Sixième film d’Alain Cavalier après des oeuvres plus sombres et heurtées (Le Combat dans l’île par exemple), Le Plein de super était invisible depuis longtemps, après une carrière en demi-teinte à sa sortie en 1976. Sous l’impulsion de Cavalier lui-même, qui a dû faire une copie à partir de ses propres deniers, le film tente une nouvelle sortie. Le salarié d’un garage doit descendre, à son grand désarroi, la voiture d’un client à l’autre bout de la France. Accompagné de son meilleur ami et de deux jeunes hommes venus se greffer autoritairement sur le voyage, la descente dans le sud devient vite une aventure plaisante. A sa manière, Le Plein de super surfe sur la vague des Valseuses (réalisé deux ans plus tôt), sans la verve anar de Blier mais avec une sorte de tranquillité qui signe déjà l’assoupissement d’une révolution. Car les « rebelles » de Cavalier, ce ne sont pas les mauvais garçons un peu loubards, un peu poètes du film de Blier, mais des adultes intégrés et responsables dont la virée libertaire ressemble davantage à une nostalgie de l’adolescence. C’est pourquoi le film n’est le dépositaire d’aucun discours, d’aucune leçon de chose, simplement désireux de rendre des personnages à leurs joies enfantines, là où ailleurs on leur demande d’être sérieux (les femmes, les supérieurs, etc.).
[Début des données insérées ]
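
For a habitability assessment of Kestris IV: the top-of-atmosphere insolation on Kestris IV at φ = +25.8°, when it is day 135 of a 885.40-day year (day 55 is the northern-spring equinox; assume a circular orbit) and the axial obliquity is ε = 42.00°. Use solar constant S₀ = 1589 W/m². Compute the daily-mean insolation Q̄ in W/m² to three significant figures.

Q̄ ≈ 557 W/m²

Solar longitude: λ_s = 360° × (135 − 55)/885.40 = 32.528°.
sin δ = sin 42.00° × sin 32.528° = 0.35980, so δ = +21.088°.
cos H₀ = −tan(+25.8°) tan(+21.088°) = -0.1864, H₀ = 1.7583 rad.
Bracket: H₀ sin φ sin δ + cos φ cos δ sin H₀ = 1.7583×0.43523×0.35980 + 0.90032×0.93303×0.98247 = 0.275342 + 0.825300 = 1.100642.
Q̄ = (S₀/π) × [bracket] = (1589/π) × 1.100642 = 556.7 W/m².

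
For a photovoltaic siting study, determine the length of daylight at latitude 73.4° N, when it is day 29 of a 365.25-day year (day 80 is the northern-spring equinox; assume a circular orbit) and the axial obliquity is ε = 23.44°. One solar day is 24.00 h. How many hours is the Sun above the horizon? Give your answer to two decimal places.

Solar longitude: L_s = 360° × (29 − 80)/365.25 = -50.267°, i.e. -50.267° + 360° = 309.733°.
sin δ = sin 23.44° × sin 309.733° = -0.30591, so δ = -17.813°.
cos h₀ = −tan ϕ · tan δ = 1.0778 ≥ 1, so the Sun never rises (polar night) and h₀ = 0.
Daylight = 2h₀/(2π) × 24.00 h = (0.0000/π) × 24.00 = 0.00 h.

0.00 h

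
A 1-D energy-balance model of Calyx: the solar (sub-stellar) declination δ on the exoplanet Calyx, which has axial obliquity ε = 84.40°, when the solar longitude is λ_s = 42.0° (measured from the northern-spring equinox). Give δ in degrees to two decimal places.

sin δ = sin ε · sin λ_s = sin 84.40° × sin 42.0° = 0.665937.
δ = arcsin(0.665937) = +41.75°.

δ = +41.75°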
Dans Les Valseuses, la course au bonheur était semée d’embûches, sans même parler du plan final qui, en dépit du bonheur présent, envoyait un signal désenchanté sur l’issue tragique de ses personnages. Dans Le Plein de super, la promenade a valeur de parenthèse enchantée, aucun surgissement de violence, aucun dégoût, aucun culot politique ne venant réellement troubler la paisible virée de ces compagnons de fortune. Au fond, le film a plus en commun avec certains films italiens des années 70, ces films de potes où était décortiquée avec saveur la psyché de trentenaires hétérosexuels, repoussant jusqu’aux extrêmes limites leur passage à l’âge adulte. Où même avec les films sympathiques d’Yves Robert (Un Eléphant ça trompe énormément, Nous irons tous au Paradis) dont Le Plein de super est contemporain. Alors bien sûr, avec sa modestie et sa volonté de ne pas « faire sujet », d’élargir son horizon pour dresser un portrait de la France d’alors, ou de révéler le revers sombre de cette liberté acquise à l’arrachée, le film de Cavalier frôle parfois l’anecdote (on se demande bien ce qui a pu choquer certains spectateurs de l’époque), la provocation mièvre et sans vigueur.
Il suffit pourtant de voir le film à la lumière des récents 15 août et Le Coeur des hommes (autres films « de potes ») pour mesurer le fossé qui sépare Le Plein de super de ces objets d’une vulgarité et d’une misogynie révoltantes. Cavalier réalise là un essai récréatif à la légèreté communicative dont on sent bien qu’il a été l’occasion d’un échange et d’un partage avec une jeune génération de comédiens à laquelle le réalisateur prêtait une oreille et un oeil généreux, sans jamais tenter de l’inscrire au sein d’une fiction édifiante. D’où aussi cette impression de présent perpétuel : tout dans le film refusant de se projeter dans l’avenir ou d’avoir un peu d’avance sur ses personnages. Si bien qu’en définitive, Le Plein de super garde son cap jusqu’au bout sans vraiment céder à la mélancolie ou au désenchantement. C’est à la fois sa réussite et sa limite.